Magnetic- Useful Revision Flashcards
What is a magnet?
A material that produces a magnetic field, H
What is magnetisation?
Magnetic moment of the magnet divided by the volume of the magnet
What happens when a paramagnet has a magnetic field applied to it?
The H applied fights against the disorder thermal energy causes and the material develops a weak M along the H direction as the individual magnetic moments rotate from being randomly orientated.
What energies are used in equations for MAZE?
Energy densities, E/V
Zeeman energy
The interaction of a magnet’s magnetisation with an external magnetic field. Alignment of M parallel to H is energetically favourable. Them being antiparallel is energetically unfavourable.
Ez=-μ0HMcosθ
τ=μ0HMsinθ
Zeeman energy and torque for different angles between H and M
0°: low energy and torque
180°: high energy and low torque
90°: zero energy and high torque
Exchange energy
A quantum mechanical interaction that causes local ordering of magnetic moments. Uniform magnetisation states are energetically favourable. Non-uniform ones (more twisted) are energetically unfavourable.
Eex=-2JexSxS (exchange interaction between two electrons)
What does a positive or negative J mean?
Positive J favours spins to align parallel
Negative J favours spins to align anti-parallel
What does exchange energy do in a ferromagnet?
Acts to try and keep the magnetisation configuration uniform. It effectively creates an exchange stiffness quantified by Aex.
Magnetostatic energy
The interaction of a magnet’s magnetisation with its own demagnetising field. Flux closed states, multi-domain states, magnetisation alignment along the magnet’s long axis are energetically favourable. Single domain configurations and magnetisation alignment along the short axis is energetically unfavorable.
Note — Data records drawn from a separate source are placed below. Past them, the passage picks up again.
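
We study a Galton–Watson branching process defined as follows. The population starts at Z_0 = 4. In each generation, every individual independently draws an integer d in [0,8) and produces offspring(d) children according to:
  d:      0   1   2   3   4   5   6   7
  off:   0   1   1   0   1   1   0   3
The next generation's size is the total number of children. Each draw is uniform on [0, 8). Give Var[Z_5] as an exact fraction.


2107729855/268435456

Outcome values over d=0..7: [0, 1, 1, 0, 1, 1, 0, 3]
Σy = 7, Σy² = 13, M = 8
μ = 7/8 = 7/8,  σ² = 13/8 − (7/8)² = 55/64
V_0 = 0, E_0 = 4
V_1 = 55/64·E_0 + (7/8)²·V_0 = 55/16;  E_1 = 7/2
V_2 = 55/64·E_1 + (7/8)²·V_1 = 5775/1024;  E_2 = 49/16
V_3 = 55/64·E_2 + (7/8)²·V_2 = 455455/65536;  E_3 = 343/128
V_4 = 55/64·E_3 + (7/8)²·V_3 = 31976175/4194304;  E_4 = 2401/1024
V_5 = 55/64·E_4 + (7/8)²·V_4 = 2107729855/268435456;  E_5 = 16807/8192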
Magnetisation and field inside a magnet
The magnetisation of the magnet points south to north. The magnetic field points north to south. These are in opposite directions which is energetically unfavourable for exchange energy. This field wants to reduce the net magnetisation of the magnet so is called the demagnetising field Hd
Describe shape anisotropy with magnetostatic energy
When magnetised along the short axis there are more poles created and they N and S are closer together creating a stronger Hd. This means the magnetostatic energy is higher than when magnetised along the long axis
Demagnetising factor equations
Hd=-NdM EMs/V=-1/2 μ0Hd•M Sub in EMs/V=1/2 μ0NdMs^2 E subscript Ms magnetostatic energy
What do the demagnetising factors in all dimensions add to?
1
Magnetocrystalline anisotropy energy
The interaction of a magnet’s magnetisation with its crystal lattice via the spin-orbit interaction. Alignment of magnetisation along easy crystal axes is energetically favourable. Alignement of magnetisation along hard crystal axes is energetically unfavourable.
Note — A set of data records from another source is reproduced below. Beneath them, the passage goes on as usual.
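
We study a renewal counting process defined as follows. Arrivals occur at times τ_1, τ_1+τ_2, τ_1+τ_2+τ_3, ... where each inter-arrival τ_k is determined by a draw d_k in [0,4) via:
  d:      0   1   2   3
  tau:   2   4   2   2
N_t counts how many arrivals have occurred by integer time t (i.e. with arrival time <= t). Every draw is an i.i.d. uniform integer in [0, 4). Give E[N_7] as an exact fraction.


Inter-arrival values over d=0..3: [2, 4, 2, 2]
Each d has probability 1/4, so the pmf of τ is: f(2) = 3/4, f(4) = 1/4
Renewal equation for m(n) = E[N_n]: condition on τ_1 = k (if k <= n, one arrival plus a fresh copy on the remaining n−k steps): m(n) = F(n) + Σ_{k<=n} f(k)·m(n−k), where F(n) = P(τ <= n) and m(0) = 0
m(1) = F(1) = 0
m(2) = F(2) = 3/4
m(3) = F(3) = 3/4
m(4) = F(4) + f(2)·m(2) = 1 + 3/4·3/4 = 25/16
m(5) = F(5) + f(2)·m(3) = 1 + 3/4·3/4 = 25/16
m(6) = F(6) + f(2)·m(4) + f(4)·m(2) = 1 + 3/4·25/16 + 1/4·3/4 = 151/64
m(7) = F(7) + f(2)·m(5) + f(4)·m(3) = 1 + 3/4·25/16 + 1/4·3/4 = 151/64
E[N_7] = m(7) = 151/64

151/64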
Easy and hard axes for bcc, fcc, hcp
BCC: easy along edge of cube, hard diagonally through body
FCC: easy diagonally through body of cube, hard along edge
HCP: easy vertically through centre, hard along top or bottom face from centre to equidistant edge atoms
Magnetocrystalline anisotropy energy density for uniaxial systems
EA/V=K1sin^2(θ)
K1 also Ku anisotropy constant
θ angle M makes with easy axis
How can polycrystalline materials have an effective anisotropy
Induced during processing. Magnetic fields during film growth/solidification. Rolling. Magnetic annealing.
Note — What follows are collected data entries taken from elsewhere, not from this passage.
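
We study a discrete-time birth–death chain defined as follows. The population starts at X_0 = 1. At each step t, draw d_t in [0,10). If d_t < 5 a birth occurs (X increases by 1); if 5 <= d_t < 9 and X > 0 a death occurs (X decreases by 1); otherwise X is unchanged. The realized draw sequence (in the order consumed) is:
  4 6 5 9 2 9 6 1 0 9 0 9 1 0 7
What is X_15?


4

t=0: X=1, d=4 → birth, X_1=2
t=1: X=2, d=6 → death, X_2=1
t=2: X=1, d=5 → death, X_3=0
t=3: X=0, d=9 → hold, X_4=0
t=4: X=0, d=2 → birth, X_5=1
t=5: X=1, d=9 → hold, X_6=1
t=6: X=1, d=6 → death, X_7=0
t=7: X=0, d=1 → birth, X_8=1
t=8: X=1, d=0 → birth, X_9=2
t=9: X=2, d=9 → hold, X_10=2
t=10: X=2, d=0 → birth, X_11=3
t=11: X=3, d=9 → hold, X_12=3
t=12: X=3, d=1 → birth, X_13=4
t=13: X=4, d=0 → birth, X_14=5
t=14: X=5, d=7 → death, X_15=4


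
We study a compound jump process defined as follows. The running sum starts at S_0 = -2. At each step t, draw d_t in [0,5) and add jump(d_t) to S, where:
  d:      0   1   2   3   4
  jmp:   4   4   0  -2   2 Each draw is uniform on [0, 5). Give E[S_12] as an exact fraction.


Outcome values over d=0..4: [4, 4, 0, -2, 2]
Σy = 8, Σy² = 40, M = 5
μ = 8/5 = 8/5,  σ² = 40/5 − (8/5)² = 136/25
E[S_12] = -2 + 12·(8/5) = 86/5

86/5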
Typically uniaxial anisotropies
What is magnetostriction?
Phenomenon where a ferromagnet changes in physical dimensions when it undergoes a change in magnetisation. Could be change of direction or in domains
Saturation magnetostriction constant
Symbol λs. If positive it expands along field direction. If negative it contracts along field direction. Can vary for different crystallographic axes
Inverse of magnetostriction
Villari effect. Change in the anisotropy of a material when strained along a given direction. Induced anisotropy proportional to the stress acting on the material.